Brainstorming Don’ts

  • Don’t let one or two people control the conversation. Certain personality types can easily dominate a brainstorming session, leaving the good ideas of more introverted team members out of the discussion. If this happens, consider going to a round-robin approach where everyone must contribute something.
  • Don’t ignore the clock. Set a time limit for the meeting from the get-go, and stick to it. The facilitator should be the official clock watcher, keeping an eye on progress toward the goal in relation to the time allotted for the meeting. The session should have a relaxed pace with a subtle sense of urgency.
  • Don’t expect the perfect idea to emerge.

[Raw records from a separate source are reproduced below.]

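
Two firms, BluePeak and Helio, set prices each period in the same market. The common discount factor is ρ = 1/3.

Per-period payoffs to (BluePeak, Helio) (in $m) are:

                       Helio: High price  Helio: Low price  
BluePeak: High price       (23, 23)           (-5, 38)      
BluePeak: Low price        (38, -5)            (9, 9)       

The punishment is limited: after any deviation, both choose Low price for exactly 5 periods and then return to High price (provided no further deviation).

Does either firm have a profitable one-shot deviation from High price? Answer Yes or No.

Yes

A one-shot deviation gives 38 now, then 9 for 5 periods, then back to 23.
Gain from deviating: (38−23) today; loss: (23−9) in each of the next 5 periods.
No-deviation condition: (23−9)(ρ+…+ρ^5) ≥ 38−23, i.e. ρ+…+ρ^5 ≥ 15/14.
At ρ = 1/3: ρ+…+ρ^5 = 0.4979 < 1.0714.
So cooperation is not sustainable.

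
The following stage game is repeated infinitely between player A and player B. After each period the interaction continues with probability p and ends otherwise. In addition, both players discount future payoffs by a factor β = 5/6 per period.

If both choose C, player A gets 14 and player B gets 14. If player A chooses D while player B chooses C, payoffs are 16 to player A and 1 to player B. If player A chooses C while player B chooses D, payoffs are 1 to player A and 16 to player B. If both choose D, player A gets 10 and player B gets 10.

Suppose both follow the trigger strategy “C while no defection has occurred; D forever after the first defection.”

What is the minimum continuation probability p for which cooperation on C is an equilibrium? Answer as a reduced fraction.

2/5

Expected continuation weight on next period's payoff is β·p = 5/6·p, which plays the role of the discount factor.
Cooperation requires 5/6·p ≥ (16−14)/(16−10) = 1/3, hence p ≥ 2/5.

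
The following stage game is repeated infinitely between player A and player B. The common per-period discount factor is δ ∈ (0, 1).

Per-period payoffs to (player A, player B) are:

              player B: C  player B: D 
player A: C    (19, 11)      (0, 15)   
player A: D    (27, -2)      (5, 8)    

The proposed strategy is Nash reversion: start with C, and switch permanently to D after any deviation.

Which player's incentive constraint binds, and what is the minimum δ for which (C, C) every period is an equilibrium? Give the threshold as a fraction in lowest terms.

player B; δ ≥ 4/7

For player A: deviation gain 27−19 = 8, per-period punishment loss 19−5 = 14. IC gives δ ≥ 8/22 = 4/11.
For player B: gain 4, loss 3 per period, so δ ≥ 4/7.
The tighter constraint is player B's, so cooperation needs δ ≥ 4/7.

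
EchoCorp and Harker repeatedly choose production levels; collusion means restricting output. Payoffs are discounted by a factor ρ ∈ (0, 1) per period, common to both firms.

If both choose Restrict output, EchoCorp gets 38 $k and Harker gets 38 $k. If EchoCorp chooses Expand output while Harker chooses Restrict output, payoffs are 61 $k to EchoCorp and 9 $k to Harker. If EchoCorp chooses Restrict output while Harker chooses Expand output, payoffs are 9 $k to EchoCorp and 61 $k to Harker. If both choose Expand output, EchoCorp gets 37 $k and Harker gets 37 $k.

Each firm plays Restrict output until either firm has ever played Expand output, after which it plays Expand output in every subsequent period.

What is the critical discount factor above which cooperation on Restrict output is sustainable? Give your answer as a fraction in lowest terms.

One-period gain from deviating is 61 − 38 = 23. The loss is 38 − 37 = 1 in every subsequent period, with present value 1·ρ/(1−ρ).
Deviation is unprofitable when 1·ρ/(1−ρ) ≥ 23, i.e. ρ/(1−ρ) ≥ 23.
Equivalently ρ ≥ 23/(23+1) = 23/24.

23/24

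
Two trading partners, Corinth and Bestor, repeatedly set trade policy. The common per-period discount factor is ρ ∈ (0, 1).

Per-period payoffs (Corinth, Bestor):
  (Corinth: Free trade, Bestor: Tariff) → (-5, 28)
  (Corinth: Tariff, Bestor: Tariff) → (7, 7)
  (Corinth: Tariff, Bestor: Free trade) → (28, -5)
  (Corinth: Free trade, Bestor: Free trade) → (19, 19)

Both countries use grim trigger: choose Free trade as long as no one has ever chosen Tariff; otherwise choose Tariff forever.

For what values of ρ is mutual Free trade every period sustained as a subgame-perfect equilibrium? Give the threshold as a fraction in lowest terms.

Under grim trigger the critical discount factor is (T−C)/(T−P) with T = 28, C = 19, P = 7.
ρ* = (28−19)/(28−7) = 9/21 = 3/7.

3/7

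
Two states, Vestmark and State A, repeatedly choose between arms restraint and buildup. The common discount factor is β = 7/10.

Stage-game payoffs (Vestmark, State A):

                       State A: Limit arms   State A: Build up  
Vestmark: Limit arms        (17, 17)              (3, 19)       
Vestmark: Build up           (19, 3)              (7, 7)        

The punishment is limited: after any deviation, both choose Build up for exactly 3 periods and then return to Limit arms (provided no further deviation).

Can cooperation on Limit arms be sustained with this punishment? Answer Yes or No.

Yes

Comparing payoff streams over the 4 periods until play realigns: cooperate → 17(1+β+…+β^3); deviate → 19 + 7(β+…+β^3).
Cooperation is sustained iff (17−7)(β+…+β^3) ≥ 19−17.
β+…+β^3 = 7/10·(1−(7/10)^3)/(1−7/10) = 1.5330, and (19−17)/(17−7) = 0.2000.
1.5330 ≥ 0.2000, so cooperation is sustainable.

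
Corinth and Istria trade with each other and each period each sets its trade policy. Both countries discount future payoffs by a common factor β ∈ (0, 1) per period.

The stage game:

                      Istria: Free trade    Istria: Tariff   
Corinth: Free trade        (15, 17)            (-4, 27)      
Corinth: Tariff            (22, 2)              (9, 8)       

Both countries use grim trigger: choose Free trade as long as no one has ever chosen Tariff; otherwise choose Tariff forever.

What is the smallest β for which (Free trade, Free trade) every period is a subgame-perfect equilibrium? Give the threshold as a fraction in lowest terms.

Corinth: cooperation gives 15 each period; deviation gives 22 once then 9 forever.
  15/(1−β) ≥ 22 + 9β/(1−β) ⇒ β ≥ 7/13.
Istria: cooperation gives 17 each period; deviation gives 27 once then 8 forever.
  β ≥ 10/19.
Both must hold, so the binding constraint is Corinth's: β ≥ 7/13.

7/13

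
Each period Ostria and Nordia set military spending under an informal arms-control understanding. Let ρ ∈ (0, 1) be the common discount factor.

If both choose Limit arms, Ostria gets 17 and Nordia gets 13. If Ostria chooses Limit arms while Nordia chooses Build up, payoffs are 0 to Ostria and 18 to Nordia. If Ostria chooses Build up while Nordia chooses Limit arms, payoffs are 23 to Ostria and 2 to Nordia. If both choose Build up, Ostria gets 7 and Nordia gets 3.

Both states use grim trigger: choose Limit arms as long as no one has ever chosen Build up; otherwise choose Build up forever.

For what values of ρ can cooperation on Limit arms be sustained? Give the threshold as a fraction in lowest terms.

3/8

For Ostria: deviation gain 23−17 = 6, per-period punishment loss 17−7 = 10. IC gives ρ ≥ 6/16 = 3/8.
For Nordia: gain 5, loss 10 per period, so ρ ≥ 5/15 = 1/3.
The tighter constraint is Ostria's, so cooperation needs ρ ≥ 3/8.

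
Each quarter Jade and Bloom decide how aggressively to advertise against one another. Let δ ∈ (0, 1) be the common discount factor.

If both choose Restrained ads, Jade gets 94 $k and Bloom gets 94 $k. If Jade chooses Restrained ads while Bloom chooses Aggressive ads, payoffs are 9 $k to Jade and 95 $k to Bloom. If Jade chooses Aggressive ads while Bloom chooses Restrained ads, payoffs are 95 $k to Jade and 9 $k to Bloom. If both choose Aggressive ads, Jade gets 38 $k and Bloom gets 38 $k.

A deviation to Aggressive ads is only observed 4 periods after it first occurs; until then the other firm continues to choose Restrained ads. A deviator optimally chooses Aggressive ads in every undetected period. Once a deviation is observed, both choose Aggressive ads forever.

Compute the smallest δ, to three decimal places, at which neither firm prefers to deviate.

Deviating for the 4 undetected periods gains 95−94 = 1 per period over cooperation, then loses 94−38 = 56 per period forever once punishment starts.
Gain: 1(1 + δ + … + δ^3); loss: 56·δ^4/(1−δ).
No profitable deviation ⇔ 1(1−δ^4) ≤ 56·δ^4, i.e. δ^4 ≥ 1/(1+56) = 1/57.
Hence δ ≥ (1/57)^(1/4) ≈ 0.364.

0.364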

The concept of a brainstorming session is to encourage people to participate freely and without judgement. When anything goes, there may be a lot that doesn’t work. That’s okay. Center your goals around identifying a range of possible solutions or ideas that can be refined by a smaller group later.
  • Don’t forget to clean up after the storm. In addition to producing some ideas that can be taken to the next level, a brainstorming session will often uncover issues or produce ideas about unrelated topics. Keep track of those, and follow through as necessary.

Brainstorming is not the solution for every challenge you face as a company, but when used in the right context, it can be the difference between forging ahead and getting left behind.